На столе стоял в рамке фотопортрет очень красивой женщины.
Кушнер говорил спокойно, неторопливо. Он объяснил, что по моим стихам трудно сказать, буду ли я поэтом.
У меня упало сердце — он был прав.
Я это и сам смутно знал, но он подтвердил мое ощущение. Вернее — утвердил.
Стихи свидетельствовали с восхитительной, математической точностью: мой дух еще не прорезался.
Да, не прорезался Дух, Саша!

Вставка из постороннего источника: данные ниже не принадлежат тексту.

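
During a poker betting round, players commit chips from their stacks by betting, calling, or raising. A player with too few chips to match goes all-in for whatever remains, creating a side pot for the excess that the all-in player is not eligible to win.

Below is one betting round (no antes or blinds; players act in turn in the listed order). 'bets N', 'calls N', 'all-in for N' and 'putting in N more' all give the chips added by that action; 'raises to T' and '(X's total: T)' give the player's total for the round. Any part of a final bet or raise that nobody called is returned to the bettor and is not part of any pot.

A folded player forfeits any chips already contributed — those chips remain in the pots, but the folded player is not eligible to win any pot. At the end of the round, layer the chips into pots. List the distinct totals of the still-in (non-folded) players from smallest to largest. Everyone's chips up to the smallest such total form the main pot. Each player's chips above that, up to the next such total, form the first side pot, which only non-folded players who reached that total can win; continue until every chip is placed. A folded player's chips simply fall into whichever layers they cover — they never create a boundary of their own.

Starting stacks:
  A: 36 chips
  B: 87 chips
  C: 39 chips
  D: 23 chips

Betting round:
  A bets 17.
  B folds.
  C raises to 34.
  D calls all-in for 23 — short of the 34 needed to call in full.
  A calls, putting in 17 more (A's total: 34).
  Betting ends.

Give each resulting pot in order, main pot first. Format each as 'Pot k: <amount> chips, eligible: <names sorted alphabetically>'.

Contributions: A=34, C=34, D=23
Folded: B
Pot levels (distinct totals of non-folded players): 23, 34
Layer 1-23: 23 each from A, C, D = 23*3 = 69 chips; eligible A, C, D
Layer 24-34: 11 each from A, C = 11*2 = 22 chips; eligible A, C

Pot 1: 69 chips, eligible: A, C, D
Pot 2: 22 chips, eligible: A, C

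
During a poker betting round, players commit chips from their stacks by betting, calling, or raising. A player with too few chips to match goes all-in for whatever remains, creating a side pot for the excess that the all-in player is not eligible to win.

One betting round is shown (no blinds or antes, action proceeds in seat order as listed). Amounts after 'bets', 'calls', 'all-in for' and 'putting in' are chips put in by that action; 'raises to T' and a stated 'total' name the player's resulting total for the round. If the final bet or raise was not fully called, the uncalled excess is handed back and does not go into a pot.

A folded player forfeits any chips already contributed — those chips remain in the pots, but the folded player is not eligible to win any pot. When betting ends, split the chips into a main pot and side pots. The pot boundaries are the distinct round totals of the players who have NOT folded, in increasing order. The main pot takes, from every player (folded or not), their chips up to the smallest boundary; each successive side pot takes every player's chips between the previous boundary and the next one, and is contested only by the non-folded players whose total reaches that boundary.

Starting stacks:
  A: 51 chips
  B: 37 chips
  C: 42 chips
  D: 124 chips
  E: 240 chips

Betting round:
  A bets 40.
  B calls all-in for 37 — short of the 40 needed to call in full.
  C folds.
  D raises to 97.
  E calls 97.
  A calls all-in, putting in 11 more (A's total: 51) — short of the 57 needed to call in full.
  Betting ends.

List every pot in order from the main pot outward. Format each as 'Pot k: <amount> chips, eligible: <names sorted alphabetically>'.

Pot 1: 148 chips, eligible: A, B, D, E
Pot 2: 42 chips, eligible: A, D, E
Pot 3: 92 chips, eligible: D, E

Derivation:
Contributions: A=51, B=37, D=97, E=97
Folded: C
Pot levels (distinct totals of non-folded players): 37, 51, 97
Layer 1-37: 37 each from A, B, D, E = 37*4 = 148 chips; eligible A, B, D, E
Layer 38-51: 14 each from A, D, E = 14*3 = 42 chips; eligible A, D, E
Layer 52-97: 46 each from D, E = 46*2 = 92 chips; eligible D, E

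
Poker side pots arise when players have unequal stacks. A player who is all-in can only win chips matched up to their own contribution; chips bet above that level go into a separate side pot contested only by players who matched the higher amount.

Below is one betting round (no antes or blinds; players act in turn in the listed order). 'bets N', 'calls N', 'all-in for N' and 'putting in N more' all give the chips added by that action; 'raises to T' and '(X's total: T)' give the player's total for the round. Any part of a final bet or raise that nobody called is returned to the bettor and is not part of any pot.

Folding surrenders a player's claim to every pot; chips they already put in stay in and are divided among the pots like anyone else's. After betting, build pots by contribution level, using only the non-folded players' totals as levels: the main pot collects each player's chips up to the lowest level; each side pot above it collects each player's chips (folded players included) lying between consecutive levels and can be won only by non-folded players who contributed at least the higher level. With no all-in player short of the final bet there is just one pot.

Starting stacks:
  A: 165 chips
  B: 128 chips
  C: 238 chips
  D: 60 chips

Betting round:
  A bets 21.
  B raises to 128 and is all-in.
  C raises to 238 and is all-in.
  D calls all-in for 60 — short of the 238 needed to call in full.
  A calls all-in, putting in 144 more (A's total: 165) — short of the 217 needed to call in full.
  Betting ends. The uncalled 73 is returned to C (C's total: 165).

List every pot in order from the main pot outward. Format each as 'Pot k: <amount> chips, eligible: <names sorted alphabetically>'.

Pot 1: 240 chips, eligible: A, B, C, D
Pot 2: 204 chips, eligible: A, B, C
Pot 3: 74 chips, eligible: A, C

Derivation:
Contributions (after 73 returned to C): A=165, B=128, C=165, D=60
Pot levels (distinct totals of non-folded players): 60, 128, 165
Layer 1-60: 60 each from A, B, C, D = 60*4 = 240 chips; eligible A, B, C, D
Layer 61-128: 68 each from A, B, C = 68*3 = 204 chips; eligible A, B, C
Layer 129-165: 37 each from A, C = 37*2 = 74 chips; eligible A, C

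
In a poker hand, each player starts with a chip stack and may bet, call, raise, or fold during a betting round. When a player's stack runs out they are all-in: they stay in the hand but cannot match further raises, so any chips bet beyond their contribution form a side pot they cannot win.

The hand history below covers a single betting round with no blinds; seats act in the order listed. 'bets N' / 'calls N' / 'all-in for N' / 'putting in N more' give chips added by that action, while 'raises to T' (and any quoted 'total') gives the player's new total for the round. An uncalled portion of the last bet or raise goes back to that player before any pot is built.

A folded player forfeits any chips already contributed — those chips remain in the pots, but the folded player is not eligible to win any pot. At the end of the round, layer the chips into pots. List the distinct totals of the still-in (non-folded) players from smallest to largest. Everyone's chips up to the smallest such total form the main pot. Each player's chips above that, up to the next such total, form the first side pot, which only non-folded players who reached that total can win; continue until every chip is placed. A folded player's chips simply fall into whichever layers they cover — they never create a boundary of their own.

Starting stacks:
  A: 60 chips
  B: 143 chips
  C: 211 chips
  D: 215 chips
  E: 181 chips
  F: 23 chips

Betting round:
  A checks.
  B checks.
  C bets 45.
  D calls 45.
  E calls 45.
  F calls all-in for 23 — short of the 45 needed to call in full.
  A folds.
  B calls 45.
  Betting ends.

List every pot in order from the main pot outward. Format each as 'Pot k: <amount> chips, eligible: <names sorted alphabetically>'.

Contributions: B=45, C=45, D=45, E=45, F=23
Folded: A
Pot levels (distinct totals of non-folded players): 23, 45
Layer 1-23: 23 each from B, C, D, E, F = 23*5 = 115 chips; eligible B, C, D, E, F
Layer 24-45: 22 each from B, C, D, E = 22*4 = 88 chips; eligible B, C, D, E

Pot 1: 115 chips, eligible: B, C, D, E, F
Pot 2: 88 chips, eligible: B, C, D, E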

Не прорезался!
И я не знаю, до сих пор не знаю, прорезался ли он — прорежется ли — вообще когда-либо!
Думаю, даже если и прорезался, то тут же и сгинул.
Как говорил Арто: может, я до сих пор не родился.
Ну а если Арто, сам Антонен Арто сомневался в своем настоящем, подлинном рождении, то я-то могу не сомневаться: нет, не родился, никогда.
Ходасевич говорит с абсолютной ясностью:
Мне каждый звук терзает слух,
И каждый луч глазам несносен.
Прорезываться начал дух,
Как зуб из-под припухших десен.
Да, Владислав Фелицианович, мой дух тоже начал прорезываться, начал!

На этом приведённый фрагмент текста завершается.